From: Stathis Papaioannou (stathisp@gmail.com)
Date: Thu Dec 03 2009 - 04:47:46 MST
2009/12/3 Frank Adamek <f.adamek@yahoo.com>
>
> Experience consists of electrochemical signals conveyed to the auditory cortex, the visual cortex, etc that make up your brain, quite independently of whether similar or identical signals are traveling through a similar or identical brain somewhere else. If that brain is destroyed, no more signals reach it.

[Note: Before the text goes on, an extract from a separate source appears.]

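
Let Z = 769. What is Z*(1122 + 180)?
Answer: 1001238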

But the brain *is* destroyed in ordinary life. It gradually falls
apart and the cellular repair mechanisms create a new brain in its
place.
> If you mean to say more than "there will be an instance of me with all my memories who experienced no gap in consciousness", what is it that allows you to experience what they experience? If a few memories are changed, do you experience it a little bit less, and where is the line between that person (the future instance of everything that allows us to call you "you") and some stranger, such that you expect the experiences of one and not the other? To me an expectation for the experiences of other instances of the self seems based off a non-physical "self-ness", either a property of certain minds that allows your current brain access to them, or a disembodied self-ness that receives everything each instance of you does, surviving beyond the destruction of each.
There is no soul non-physical self, but there is the illusion that I
am a unique person travelling in the forward direction through time.
Duplication thought experiments just highlight the fact that this is
an illusion. Nevertheless, it is an illusion that I would like to
continue, and I would be happy to undergo any process that allows it
to continue in much the same way that it does in ordinary life.